Do you treasure it enough to be willing to suffer an unjust evaluation at work like she did? Or to lose out on a promotion at work that you rightly deserve?
Do you treasure it enough to stand up for what’s right in school when almost all of your classmates are voicing their support for what’s wrong?
Do you treasure it enough to be willing to lose a few friends, or to endure some opposition from members of your own family?
Do you treasure it enough to be willing to be called names (names that you don’t deserve to be called: “bigot”; “homophobe”; “narrow-minded”; “anti-woman”; “anti-American”)?

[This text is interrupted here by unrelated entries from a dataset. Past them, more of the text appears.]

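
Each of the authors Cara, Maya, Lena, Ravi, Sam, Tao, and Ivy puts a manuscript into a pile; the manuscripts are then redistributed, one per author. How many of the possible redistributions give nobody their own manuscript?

1854

Count assignments avoiding every fixed point. For any j of the 7 authors fixed to their own manuscript, the other 7−j can be arranged in (7−j)! ways.
By inclusion–exclusion this is Σ_{j=0}^{7} (−1)^j C(7,j)·(7−j)!.
Computing: 5040 − 5040 + 2520 − 840 + 210 − 42 + 7 − 1 = 1854.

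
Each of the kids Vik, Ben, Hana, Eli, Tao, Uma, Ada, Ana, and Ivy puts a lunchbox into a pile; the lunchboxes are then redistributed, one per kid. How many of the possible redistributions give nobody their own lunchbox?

Let Aᵢ be the assignments in which kid i gets their own lunchbox. We want the size of the complement of A₁∪…∪A_9.
By inclusion–exclusion this is Σ_{j=0}^{9} (−1)^j C(9,j)·(9−j)!.
Computing: 362880 − 362880 + 181440 − 60480 + 15120 − 3024 + 504 − 72 + 9 − 1 = 133496.

133496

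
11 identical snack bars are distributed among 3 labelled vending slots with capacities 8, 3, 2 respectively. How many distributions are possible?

6

By stars and bars, unrestricted non-negative solutions to x_1+…+x_3 = 11 number C(11+2,2) = 78.
Subtract solutions that violate a single cap (substitute x_i' = x_i − (cap_i+1)): x_1 ≥ 9 gives C(4,2) = 6; x_2 ≥ 4 gives C(9,2) = 36; x_3 ≥ 3 gives C(10,2) = 45. Together 87.
Add back pairs where two caps are both exceeded: 0 + 0 + 15 = 15.
By inclusion–exclusion the count is 78 − 87 + 15 = 6.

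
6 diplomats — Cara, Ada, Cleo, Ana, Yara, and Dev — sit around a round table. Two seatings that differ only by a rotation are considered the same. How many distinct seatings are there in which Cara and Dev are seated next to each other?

Glue Cara and Dev into a block (2 internal orders). Seating 5 units around a circle gives (4)! arrangements.
So 2 × (4)! = 2 × 24 = 48.

48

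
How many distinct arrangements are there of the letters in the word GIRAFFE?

2520

The 7 letters of GIRAFFE have repeats: F appearing twice.
The number of distinct arrangements is 7!/(2!) = 5040/2 = 2520.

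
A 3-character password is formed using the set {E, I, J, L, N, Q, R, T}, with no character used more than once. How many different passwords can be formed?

Choose and order 3 of the 8 symbols: the first character has 8 options, the next 7, then 6.
That product is 8 × 7 × 6 = 336.

336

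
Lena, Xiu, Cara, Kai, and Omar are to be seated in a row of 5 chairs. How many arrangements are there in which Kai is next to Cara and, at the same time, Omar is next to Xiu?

24

Treat {Kai,Cara} as one block (2 orders) and {Omar,Xiu} as another (2 orders).
That leaves 3 units to arrange: 2 × 2 × 3! = 4 × 6 = 24.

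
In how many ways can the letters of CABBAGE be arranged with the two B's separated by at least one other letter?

900

Total arrangements of CABBAGE: 7!/(2!·2!) = 1260.
If the two B's are adjacent, glue them into one block, leaving 6 items to arrange: (6)!/(2!) = 360 ways.
Hence 1260 − 360 = 900.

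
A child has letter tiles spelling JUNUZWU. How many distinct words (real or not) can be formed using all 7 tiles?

JUNUZWU has 7 letters with U appearing 3 times.
Dividing 7! = 5040 by 3! = 6 for the repeated letters gives 840.

840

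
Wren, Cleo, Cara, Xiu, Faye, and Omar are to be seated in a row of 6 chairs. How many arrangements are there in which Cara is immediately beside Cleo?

240

Treat {Cara, Cleo} as a single unit. There are 5 units to order, and the pair itself can be ordered 2 ways.
So the count is 2·(5)! = 240.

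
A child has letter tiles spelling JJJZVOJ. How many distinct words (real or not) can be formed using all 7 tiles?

210

JJJZVOJ has 7 letters with J appearing 4 times.
Dividing 7! = 5040 by 4! = 24 for the repeated letters gives 210.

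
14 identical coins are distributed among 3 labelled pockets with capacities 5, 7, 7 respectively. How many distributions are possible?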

Hear, once again, the words of Jesus: “The kingdom of heaven is like a treasure buried in a field, which a person finds and hides again, and out of joy goes and sells all that he has and buys that field.”
Before I close I think it’s important to note that there have been many Christians in recent decades who have lived this message of Jesus in its ULTIMATE SENSE! They have “sold all that they’ve had” in the sense that they have literally given up their physical lives for the Lord and his Gospel. You know, many people think that the majority of Christian martyrs died way back in the first century at the hands of Roman emperors like Nero. But that’s not true! The truth is that there were more martyrs for Jesus Christ in the 20th century than there were in the previous 19 centuries of Christian history COMBINED!!!
These martyrs treasured “The Treasure” with their whole heart—and they lived their lives accordingly.
May Almighty God help each and every one of us to do the same.